В 1923 году Грин опубликовал два рассказа о мистификаторах «Сердце пустыни» и «Пропавшее солнце». Насколько радостна история первая, настолько же мрачна вторая. Два лика романтизма Александра Грина.
В «Сердце пустыни» три героя – Гарт, Вебер и Консейль, для которых «мистификация сделалась их религией. И они достигли в своем роде совершенства… Видения, возникающие в рисунке из дыма крепких сигар, определили их лукаво-беззаботную жизнь». Разные люди становятся жертвами этих людей. Иные кончают с собой, когда обман раскрывается. Для других жизнь оказывается отравленной, подобно тому, как отравлена жизнь Руны Бегуэм после встречи с Друдом.

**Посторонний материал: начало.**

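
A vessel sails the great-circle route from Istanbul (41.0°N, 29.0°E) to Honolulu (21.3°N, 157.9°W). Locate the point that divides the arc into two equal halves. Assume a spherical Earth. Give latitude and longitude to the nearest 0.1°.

The haversine formula gives a central angle δ ≈ 2.049 rad (117.4°) between the endpoints.
Interpolate at f = 1/2 with slerp weights a = sin((1−f)δ)/sin δ ≈ 0.962, b = sin(fδ)/sin δ ≈ 0.962.
p = a·p₁ + b·p₂ ≈ (-0.195, 0.015, 0.981); φ = arcsin(p_z) ≈ 78.70°, λ = atan2(p_y, p_x) ≈ 175.67°.

≈ 78.7°N, 175.7°E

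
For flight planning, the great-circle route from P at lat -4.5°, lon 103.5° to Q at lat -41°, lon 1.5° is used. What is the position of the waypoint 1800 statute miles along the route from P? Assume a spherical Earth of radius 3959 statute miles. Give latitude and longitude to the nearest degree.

The haversine formula gives a central angle δ ≈ 1.676 rad (96.0°) between the endpoints. The total great-circle distance is δ·R ≈ 1.676 × 3959 ≈ 6635 mi, so the target fraction is f = 1800/6635 ≈ 0.271.
Interpolate at f ≈ 0.271 with slerp weights a = sin((1−f)δ)/sin δ ≈ 0.945, b = sin(fδ)/sin δ ≈ 0.442.
p = a·p₁ + b·p₂ ≈ (0.113, 0.925, -0.364); φ = arcsin(p_z) ≈ -21.34°, λ = atan2(p_y, p_x) ≈ 83.01°.

≈ lat -21°, lon 83°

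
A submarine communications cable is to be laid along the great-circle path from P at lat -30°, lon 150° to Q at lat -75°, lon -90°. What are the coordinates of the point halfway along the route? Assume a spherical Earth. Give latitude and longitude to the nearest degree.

≈ lat -62°, lon 167°

Write both endpoints as unit vectors p₁, p₂ with components (cos φ cos λ, cos φ sin λ, sin φ).
The central angle between the endpoints is δ = arccos(p₁·p₂) ≈ 1.191 rad (68.2°).
Interpolate at f = 1/2 with slerp weights a = sin((1−f)δ)/sin δ ≈ 0.604, b = sin(fδ)/sin δ ≈ 0.604.
p = a·p₁ + b·p₂ ≈ (-0.453, 0.105, -0.885); φ = arcsin(p_z) ≈ -62.29°, λ = atan2(p_y, p_x) ≈ 166.92°.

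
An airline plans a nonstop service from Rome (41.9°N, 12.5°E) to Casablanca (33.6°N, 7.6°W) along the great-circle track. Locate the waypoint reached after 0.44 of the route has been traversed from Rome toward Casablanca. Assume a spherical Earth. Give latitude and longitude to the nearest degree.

From cos δ = sin φ₁ sin φ₂ + cos φ₁ cos φ₂ cos Δλ, the central angle is δ ≈ 0.312 rad (17.9°).
Interpolate at f = 0.44 with slerp weights a = sin((1−f)δ)/sin δ ≈ 0.566, b = sin(fδ)/sin δ ≈ 0.446.
p = a·p₁ + b·p₂ ≈ (0.780, 0.042, 0.625); φ = arcsin(p_z) ≈ 38.67°, λ = atan2(p_y, p_x) ≈ 3.09°.

≈ 39°N, 3°E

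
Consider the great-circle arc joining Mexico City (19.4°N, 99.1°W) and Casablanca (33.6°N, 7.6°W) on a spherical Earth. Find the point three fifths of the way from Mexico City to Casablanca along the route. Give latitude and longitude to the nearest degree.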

И вот однажды один из них, Консейль, встречает некоего Эммануила Стиля, типичного гриновского романтика, отличающегося от трех африканских снобов «красотой, силой сложения и детской верой, что никто не захочет причинить ему ничего дурного, сиявшей в его серьезных глазах». Консейль рассказывает ему историю о том, что где-то в глубине африканских джунглей, среди лесов, «высится небольшое плато с прелестным человеческим гнездом», где живет семь семейств, тесно связанных «одинаковыми вкусами и любовью к цветущей заброшенности – большей заброшенности среди почти недоступных недр».
Колония белых людей, окруженная миром туземцев, заставляет вспомнить ранний рассказ Грина «Колония Ланфиер». Но если там было показано маленькое человеческое сообщество, столь же жадное, гадкое, злобное, как и то большое, от которого бежит главный герой рассказа Горн, то в «Сердце пустыни» все совсем иное: «Красивые резные балконы, вьющаяся заросль цветов среди окон с синими и лиловыми маркизами; шкура льва; рояль, рядом ружье; смуглые и беспечные дети с бесстрашными глазами героев сказок; тоненькие и красивые девушки с револьвером в кармане и книгой у изголовья и охотники со взглядом орла, – что вам еще?! Казалось, эти люди сошлись петь. И Пелегрин особенно ярко запомнил первое впечатление, подобное глухому рисунку: узкий проход меж бревенчатых стен, слева – маленькая рука, махающая с балкона, впереди – солнце и рай».
Замечательно, что повествующий об этом утопическом уголке мистификатор Консейль постепенно все больше сбивается на поэтический лад, и его голос начинает звучать как авторский: «Вам случалось, конечно, провести ночь в незнакомой семье. Жизнь, окружающая вас, проходит отрывком, полным очарования, вырванной из неизвестнойкниги страницей. Мелькнет не появляющееся в вечерней сцене лицо девушки или старухи; особый, о своем, разговор коснется вашего слуха, и вы не поймете его; свои чувства придадите вы явлениям и вещам, о которых знаете лишь, что они приютили вас; вы невошли в эту жизнь, и потому овеяна она странной поэзией».